The shadow pattern is a projection of remote objects that can cast shadows on the building onto a solar stereographic projection. In this way we will compare the path of the sun at all times of the year and the objects likely to shade our building.

Thus, the most appropriate procedure is: first to make an axonometric representation (preferably with a CAD program) of the objects that we want to study, defining the vertical edges and the representative point. Then we start with the first step of the measurement process: we measure the angles in plan α (from the north-south axis) and in elevation β (in the plane that is defined by the triangle that forms the representative point and the edge of the volume that gives shade). We repeat this process as many times as there are edges in the volume that gives us shade.

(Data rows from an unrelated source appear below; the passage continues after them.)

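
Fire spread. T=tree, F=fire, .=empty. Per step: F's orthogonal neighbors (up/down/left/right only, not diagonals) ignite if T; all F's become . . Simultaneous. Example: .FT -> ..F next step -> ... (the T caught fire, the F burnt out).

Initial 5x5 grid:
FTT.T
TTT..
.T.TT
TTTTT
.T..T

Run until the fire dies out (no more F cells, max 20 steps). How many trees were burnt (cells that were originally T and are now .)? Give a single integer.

Answer: 15

Derivation:
Step 1: +2 fires, +1 burnt (F count now 2)
Step 2: +2 fires, +2 burnt (F count now 2)
Step 3: +2 fires, +2 burnt (F count now 2)
Step 4: +1 fires, +2 burnt (F count now 1)
Step 5: +3 fires, +1 burnt (F count now 3)
Step 6: +1 fires, +3 burnt (F count now 1)
Step 7: +2 fires, +1 burnt (F count now 2)
Step 8: +2 fires, +2 burnt (F count now 2)
Step 9: +0 fires, +2 burnt (F count now 0)
Fire out after step 9
Initially T: 16, now '.': 24
Total burnt (originally-T cells now '.'): 15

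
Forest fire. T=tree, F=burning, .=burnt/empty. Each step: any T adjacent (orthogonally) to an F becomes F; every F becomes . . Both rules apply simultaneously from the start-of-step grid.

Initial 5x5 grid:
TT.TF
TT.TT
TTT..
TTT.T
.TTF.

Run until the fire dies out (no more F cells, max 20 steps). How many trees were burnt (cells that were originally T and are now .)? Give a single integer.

Answer: 15

Derivation:
Step 1: +3 fires, +2 burnt (F count now 3)
Step 2: +3 fires, +3 burnt (F count now 3)
Step 3: +2 fires, +3 burnt (F count now 2)
Step 4: +2 fires, +2 burnt (F count now 2)
Step 5: +2 fires, +2 burnt (F count now 2)
Step 6: +2 fires, +2 burnt (F count now 2)
Step 7: +1 fires, +2 burnt (F count now 1)
Step 8: +0 fires, +1 burnt (F count now 0)
Fire out after step 8
Initially T: 16, now '.': 24
Total burnt (originally-T cells now '.'): 15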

Once we have measured all the angles α and β, we can tabulate them in the table provided by the CE3X program. The projection of the volumes will automatically be drawn on the solar trajectory diagram. It is a simple process: for each plane you must create a line in the table.

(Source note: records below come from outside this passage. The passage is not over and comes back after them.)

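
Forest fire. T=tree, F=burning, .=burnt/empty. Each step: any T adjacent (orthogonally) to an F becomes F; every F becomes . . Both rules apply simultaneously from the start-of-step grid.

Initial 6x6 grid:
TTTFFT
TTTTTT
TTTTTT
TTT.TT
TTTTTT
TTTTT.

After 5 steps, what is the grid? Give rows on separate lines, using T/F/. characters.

Step 1: 4 trees catch fire, 2 burn out
  TTF..F
  TTTFFT
  TTTTTT
  TTT.TT
  TTTTTT
  TTTTT.
Step 2: 5 trees catch fire, 4 burn out
  TF....
  TTF..F
  TTTFFT
  TTT.TT
  TTTTTT
  TTTTT.
Step 3: 5 trees catch fire, 5 burn out
  F.....
  TF....
  TTF..F
  TTT.FT
  TTTTTT
  TTTTT.
Step 4: 5 trees catch fire, 5 burn out
  ......
  F.....
  TF....
  TTF..F
  TTTTFT
  TTTTT.
Step 5: 6 trees catch fire, 5 burn out
  ......
  ......
  F.....
  TF....
  TTFF.F
  TTTTF.

......
......
F.....
TF....
TTFF.F
TTTTF.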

We can also introduce in the shadow pattern (if we want to be more rigorous) the exact shadow that our own facade projects (in the bottom drawing they are the two large rectangles that are left and right), that is, define exactly that 180º of sky are visible by the plane of our facade. For example, in our case we have a façade with an azimuth -15º, it is therefore oriented to the South as defined in the Technical Building Code since it is within -18º of deviation, therefore this façade it will have an opening to the celestial vault of 180º but nevertheless displaced 15º with respect to a facade oriented to azimuth 0º.

The shadow pattern in energy certification becomes very complicated when there are complicated, non-aligned volumes around our building. In this case a possible option is the modeling in Ecotect and the calculation of the orthogonal projection in the Sun Path Diagram calculation option. In this way we will save the painful work of measuring angles.

We model the volumetry in the Ecotect program and once we have the diagram represented we will only have to take the angles α and β (the values on the “x” and “y” axis respectively) and enter them in the CE3X shadow pattern sheet.